Di sisi lain, TNI Angkatan Darat melalui Kepala Dinas Penerangan, Brigjen Wahyu Yudhayana, menyatakan dukungannya terhadap program ini. Ia menyebut bahwa Kodam III/Siliwangi dan Pemerintah Provinsi Jawa Barat sedang mempersiapkan kerja sama teknis untuk mendukung pembinaan ini. Namun, pernyataan ini justru memicu kekhawatiran tentang keterlibatan militer dalam urusan sipil, yang oleh sebagian kalangan dianggap melanggar batas tugas TNI sebagaimana diatur dalam undang-undang.

Reaksi dari pejabat lain juga menunjukkan ketidaksetujuan. Gubernur Jawa Tengah, Ahmad Luthfi, secara tegas menyatakan bahwa pendekatan ini tidak akan diterapkan di wilayahnya. Ia lebih memilih mematuhi aturan yang sudah ada ketimbang menciptakan inovasi yang kontroversial. Sementara itu, Wakil Ketua DPR RI, Sufmi Dasco Ahmad, menyarankan agar kebijakan ini dikaji ulang dengan mempertimbangkan karakteristik daerah dan efektivitasnya.

Di tengah kontroversi, Dedi Mulyadi tetap bersikukuh bahwa program ini diperlukan untuk mengatasi ketidakmampuan orang tua dan guru dalam menangani anak-anak bermasalah. Ia menegaskan bahwa anak-anak tetap akan belajar seperti biasa selama di barak dan tidak akan kehilangan status pelajar. Namun, tanpa kajian mendalam tentang dampak psikologis dan sosial, program ini terus menuai kritik sebagai solusi yang terburu-buru dan tidak ramah anak.

Desakan kepada Presiden Prabowo Subianto untuk menghentikan program ini mencerminkan kekhawatiran luas tentang masa depan pendidikan anak di Indonesia. Aliansi PKTA menyarankan pendekatan alternatif, seperti memperkuat peran keluarga melalui program Pusat Pembelajaran Keluarga (Puspaga) yang dikelola Kementerian Pemberdayaan Perempuan dan Perlindungan Anak.
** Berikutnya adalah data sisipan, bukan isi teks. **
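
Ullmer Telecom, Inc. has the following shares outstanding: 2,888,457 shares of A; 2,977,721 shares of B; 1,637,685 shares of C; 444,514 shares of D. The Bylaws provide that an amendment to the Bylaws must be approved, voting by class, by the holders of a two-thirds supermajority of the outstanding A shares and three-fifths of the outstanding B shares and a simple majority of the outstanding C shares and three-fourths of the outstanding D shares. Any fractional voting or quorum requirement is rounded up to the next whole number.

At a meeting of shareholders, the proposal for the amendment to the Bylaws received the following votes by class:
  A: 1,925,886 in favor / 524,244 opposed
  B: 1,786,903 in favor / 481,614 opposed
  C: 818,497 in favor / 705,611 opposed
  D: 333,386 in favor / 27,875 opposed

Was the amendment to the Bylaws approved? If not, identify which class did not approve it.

Not approved — the C shares did not give the required vote.

A: 2/3 of 2888457 = 1925638; 1,925,638 required, 1,925,886 in favor — approved.
B: 3/5 of 2977721 = 1786632.60, rounded up to 1786633; 1,786,633 required, 1,786,903 in favor — approved.
C: a majority of 1637685 is 818843; 818,843 required, 818,497 in favor — not approved.
D: 3/4 of 444514 = 333385.50, rounded up to 333386; 333,386 required, 333,386 in favor — approved.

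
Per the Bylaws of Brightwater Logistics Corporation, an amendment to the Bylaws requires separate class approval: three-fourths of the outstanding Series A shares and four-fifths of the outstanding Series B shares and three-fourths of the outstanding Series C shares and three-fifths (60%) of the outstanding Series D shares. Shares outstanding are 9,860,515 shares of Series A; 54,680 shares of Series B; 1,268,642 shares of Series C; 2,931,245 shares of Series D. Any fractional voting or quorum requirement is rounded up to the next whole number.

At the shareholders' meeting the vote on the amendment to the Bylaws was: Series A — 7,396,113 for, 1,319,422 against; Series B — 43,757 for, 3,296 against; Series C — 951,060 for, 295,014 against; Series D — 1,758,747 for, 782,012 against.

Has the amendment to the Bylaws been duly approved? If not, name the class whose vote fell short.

Series A: 3/4 of 9860515 = 7395386.25, rounded up to 7395387; 7,395,387 required, 7,396,113 in favor — approved.
Series B: 4/5 of 54680 = 43744; 43,744 required, 43,757 in favor — approved.
Series C: 3/4 of 1268642 = 951481.50, rounded up to 951482; 951,482 required, 951,060 in favor — not approved.
Series D: 3/5 of 2931245 = 1758747; 1,758,747 required, 1,758,747 in favor — approved.

Not approved — the Series C shares did not give the required vote.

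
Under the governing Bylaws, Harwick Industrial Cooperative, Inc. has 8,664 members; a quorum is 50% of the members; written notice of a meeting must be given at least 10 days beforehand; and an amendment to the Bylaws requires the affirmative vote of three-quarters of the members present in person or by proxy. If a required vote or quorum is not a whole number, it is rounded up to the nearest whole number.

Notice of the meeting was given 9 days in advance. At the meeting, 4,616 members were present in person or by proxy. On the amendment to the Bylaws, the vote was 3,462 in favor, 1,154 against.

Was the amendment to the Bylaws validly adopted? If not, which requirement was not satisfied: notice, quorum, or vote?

Notice: 9 days given; 10 required. Not satisfied.
Quorum: 50% of 8,664 = 4,332; 4,616 present. Satisfied.
Vote: requires three-fourths of those present (4,616); 3/4 of 4616 = 3462, so 3,462 needed; 3,462 in favor. Satisfied.

Invalid — notice requirement not satisfied.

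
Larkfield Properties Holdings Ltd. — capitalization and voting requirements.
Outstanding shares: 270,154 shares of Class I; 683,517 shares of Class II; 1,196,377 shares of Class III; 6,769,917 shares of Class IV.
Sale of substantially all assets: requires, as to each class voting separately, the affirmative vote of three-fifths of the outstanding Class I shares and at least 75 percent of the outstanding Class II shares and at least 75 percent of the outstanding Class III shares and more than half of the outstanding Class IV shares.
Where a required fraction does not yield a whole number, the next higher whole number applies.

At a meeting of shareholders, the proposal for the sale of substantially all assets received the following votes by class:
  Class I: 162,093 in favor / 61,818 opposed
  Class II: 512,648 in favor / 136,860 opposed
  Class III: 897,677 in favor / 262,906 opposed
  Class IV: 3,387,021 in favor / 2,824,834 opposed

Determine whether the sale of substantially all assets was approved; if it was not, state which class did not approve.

Class I: 3/5 of 270154 = 162092.40, rounded up to 162093; 162,093 required, 162,093 in favor — approved.
Class II: 3/4 of 683517 = 512637.75, rounded up to 512638; 512,638 required, 512,648 in favor — approved.
Class III: 3/4 of 1196377 = 897282.75, rounded up to 897283; 897,283 required, 897,677 in favor — approved.
Class IV: a majority of 6769917 is 3384959; 3,384,959 required, 3,387,021 in favor — approved.

Approved — every class gave the required vote.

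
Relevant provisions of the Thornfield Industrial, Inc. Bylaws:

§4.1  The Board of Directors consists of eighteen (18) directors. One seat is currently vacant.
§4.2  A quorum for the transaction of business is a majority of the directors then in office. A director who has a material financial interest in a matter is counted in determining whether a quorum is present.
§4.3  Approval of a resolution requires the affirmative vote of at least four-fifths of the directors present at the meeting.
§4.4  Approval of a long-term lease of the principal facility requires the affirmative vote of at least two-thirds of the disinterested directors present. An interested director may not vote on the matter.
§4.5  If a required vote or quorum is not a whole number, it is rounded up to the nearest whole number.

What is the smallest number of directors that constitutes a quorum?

9

A majority of 17 is 9.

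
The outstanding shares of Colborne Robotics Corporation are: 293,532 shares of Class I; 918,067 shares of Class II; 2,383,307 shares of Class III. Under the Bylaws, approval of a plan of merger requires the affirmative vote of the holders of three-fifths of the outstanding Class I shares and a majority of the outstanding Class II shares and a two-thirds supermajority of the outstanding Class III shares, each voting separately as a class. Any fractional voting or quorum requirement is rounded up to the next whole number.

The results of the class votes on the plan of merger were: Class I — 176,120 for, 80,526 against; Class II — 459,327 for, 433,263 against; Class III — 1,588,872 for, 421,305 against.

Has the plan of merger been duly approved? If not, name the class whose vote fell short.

Approved — every class gave the required vote.

Class I: 3/5 of 293532 = 176119.20, rounded up to 176120; 176,120 required, 176,120 in favor — approved.
Class II: a majority of 918067 is 459034; 459,034 required, 459,327 in favor — approved.
Class III: 2/3 of 2383307 = 1588871.33, rounded up to 1588872; 1,588,872 required, 1,588,872 in favor — approved.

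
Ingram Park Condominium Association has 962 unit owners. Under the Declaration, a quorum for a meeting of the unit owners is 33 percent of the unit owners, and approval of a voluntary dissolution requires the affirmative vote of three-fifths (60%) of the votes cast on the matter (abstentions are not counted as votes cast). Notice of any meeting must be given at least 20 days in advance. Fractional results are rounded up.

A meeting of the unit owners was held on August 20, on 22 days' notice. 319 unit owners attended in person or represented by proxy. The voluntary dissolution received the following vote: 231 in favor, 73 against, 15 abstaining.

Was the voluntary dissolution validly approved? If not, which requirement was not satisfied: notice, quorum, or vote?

Valid — all requirements satisfied.

Notice: 22 days given; 20 required. Satisfied.
Quorum: 33% of 962 = 317.46, rounded up to 318; 319 present. Satisfied.
Vote: requires three-fifths of the votes cast (319 − 15 abstaining = 304); 3/5 of 304 = 182.40, rounded up to 183, so 183 needed; 231 in favor. Satisfied.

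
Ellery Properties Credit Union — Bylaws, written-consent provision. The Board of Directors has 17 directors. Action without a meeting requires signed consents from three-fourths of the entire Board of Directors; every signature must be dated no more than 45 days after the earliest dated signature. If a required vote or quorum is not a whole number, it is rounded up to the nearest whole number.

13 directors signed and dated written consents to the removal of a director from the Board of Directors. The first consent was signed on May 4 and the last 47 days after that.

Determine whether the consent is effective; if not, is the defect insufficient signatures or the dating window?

Signatures required: three-fourths of 17 — 3/4 of 17 = 12.75, rounded up to 13, so 13 needed; 13 signed. Sufficient.
Dating window: the latest signature is 47 days after the earliest; the limit is 45 days. Outside the window.

Not effective — dating-window requirement not satisfied.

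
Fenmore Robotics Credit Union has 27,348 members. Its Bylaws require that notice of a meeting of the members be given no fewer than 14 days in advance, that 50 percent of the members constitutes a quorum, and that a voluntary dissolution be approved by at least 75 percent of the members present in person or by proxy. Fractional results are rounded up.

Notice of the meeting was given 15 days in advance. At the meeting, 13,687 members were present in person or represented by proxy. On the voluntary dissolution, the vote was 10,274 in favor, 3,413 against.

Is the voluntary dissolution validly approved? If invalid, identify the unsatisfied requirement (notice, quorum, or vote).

Valid — all requirements satisfied.

Notice: 15 days given; 14 required. Satisfied.
Quorum: 50% of 27,348 = 13,674; 13,687 present. Satisfied.
Vote: requires three-fourths of those present (13,687); 3/4 of 13687 = 10265.25, rounded up to 10266, so 10,266 needed; 10,274 in favor. Satisfied.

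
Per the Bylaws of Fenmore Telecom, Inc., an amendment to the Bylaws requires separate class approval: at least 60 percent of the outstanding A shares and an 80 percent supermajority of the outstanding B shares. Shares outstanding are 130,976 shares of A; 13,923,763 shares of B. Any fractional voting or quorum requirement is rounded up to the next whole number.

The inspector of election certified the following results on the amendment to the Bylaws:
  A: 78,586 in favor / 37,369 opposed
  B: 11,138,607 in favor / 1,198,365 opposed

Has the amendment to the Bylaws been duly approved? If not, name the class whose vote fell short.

A: 3/5 of 130976 = 78585.60, rounded up to 78586; 78,586 required, 78,586 in favor — approved.
B: 4/5 of 13923763 = 11139010.40, rounded up to 11139011; 11,139,011 required, 11,138,607 in favor — not approved.

Not approved — the B shares did not give the required vote.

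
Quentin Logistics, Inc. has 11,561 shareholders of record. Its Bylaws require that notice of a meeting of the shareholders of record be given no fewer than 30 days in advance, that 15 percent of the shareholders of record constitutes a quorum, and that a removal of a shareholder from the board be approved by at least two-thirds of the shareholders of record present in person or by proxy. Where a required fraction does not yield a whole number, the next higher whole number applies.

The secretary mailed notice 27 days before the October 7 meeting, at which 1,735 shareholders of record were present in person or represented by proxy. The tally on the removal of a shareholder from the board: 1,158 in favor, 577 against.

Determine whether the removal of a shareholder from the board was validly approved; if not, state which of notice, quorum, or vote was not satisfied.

Invalid — notice requirement not satisfied.

Notice: 27 days given; 30 required. Not satisfied.
Quorum: 15% of 11,561 = 1,734.15, rounded up to 1,735; 1,735 present. Satisfied.
Vote: requires two-thirds of those present (1,735); 2/3 of 1735 = 1156.67, rounded up to 1157, so 1,157 needed; 1,158 in favor. Satisfied.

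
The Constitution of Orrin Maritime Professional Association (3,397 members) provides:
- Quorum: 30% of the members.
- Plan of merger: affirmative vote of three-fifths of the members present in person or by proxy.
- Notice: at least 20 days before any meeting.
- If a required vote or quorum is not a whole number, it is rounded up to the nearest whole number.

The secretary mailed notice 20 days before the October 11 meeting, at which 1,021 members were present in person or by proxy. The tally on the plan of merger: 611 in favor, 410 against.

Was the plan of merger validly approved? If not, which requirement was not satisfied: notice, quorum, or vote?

Invalid — vote requirement not satisfied.

Notice: 20 days given; 20 required. Satisfied.
Quorum: 30% of 3,397 = 1,019.10, rounded up to 1,020; 1,021 present. Satisfied.
Vote: requires three-fifths of those present (1,021); 3/5 of 1021 = 612.60, rounded up to 613, so 613 needed; 611 in favor. Not satisfied.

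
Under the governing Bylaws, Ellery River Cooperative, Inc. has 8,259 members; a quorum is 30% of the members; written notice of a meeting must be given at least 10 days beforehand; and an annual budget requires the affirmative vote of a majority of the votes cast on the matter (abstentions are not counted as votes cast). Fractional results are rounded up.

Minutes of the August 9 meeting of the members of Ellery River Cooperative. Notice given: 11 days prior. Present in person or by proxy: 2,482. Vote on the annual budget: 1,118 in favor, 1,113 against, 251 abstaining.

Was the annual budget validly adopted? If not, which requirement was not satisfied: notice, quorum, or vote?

Valid — all requirements satisfied.

Notice: 11 days given; 10 required. Satisfied.
Quorum: 30% of 8,259 = 2,477.70, rounded up to 2,478; 2,482 present. Satisfied.
Vote: requires a majority of the votes cast (2,482 − 251 abstaining = 2,231); a majority of 2231 is 1116, so 1,116 needed; 1,118 in favor. Satisfied.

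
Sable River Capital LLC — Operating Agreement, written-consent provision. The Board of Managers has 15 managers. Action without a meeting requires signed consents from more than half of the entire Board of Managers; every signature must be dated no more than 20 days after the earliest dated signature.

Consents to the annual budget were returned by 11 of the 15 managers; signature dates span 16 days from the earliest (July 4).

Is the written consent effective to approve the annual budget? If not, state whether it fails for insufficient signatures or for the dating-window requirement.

Signatures required: more than half of 15 — a majority of 15 is 8, so 8 needed; 11 signed. Sufficient.
Dating window: the latest signature is 16 days after the earliest; the limit is 20 days. Within the window.

Effective — both the signature and dating-window requirements are satisfied.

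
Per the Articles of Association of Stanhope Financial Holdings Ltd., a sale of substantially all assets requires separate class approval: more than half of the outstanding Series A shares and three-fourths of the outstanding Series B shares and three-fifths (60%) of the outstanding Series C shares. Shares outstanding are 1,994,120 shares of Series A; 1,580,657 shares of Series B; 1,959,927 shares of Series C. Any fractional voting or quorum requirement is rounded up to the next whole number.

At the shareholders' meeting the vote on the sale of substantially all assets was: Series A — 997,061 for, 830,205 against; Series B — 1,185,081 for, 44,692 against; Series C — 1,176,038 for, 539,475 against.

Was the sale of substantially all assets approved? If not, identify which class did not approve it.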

Pendekatan ini dinilai lebih sesuai untuk menciptakan lingkungan yang mendukung perkembangan anak tanpa menimbulkan risiko trauma atau pelanggaran hak.

Kontroversi ini menunjukkan tantangan besar dalam menyeimbangkan disiplin dan perlindungan anak dalam sistem pendidikan. Tanpa evaluasi menyeluruh, kebijakan Dedi Mulyadi berisiko menjadi preseden buruk yang dapat merugikan generasi muda. Publik kini menanti langkah konkret dari pemerintah pusat untuk memastikan bahwa setiap kebijakan pendidikan mengutamakan kepentingan terbaik bagi anak.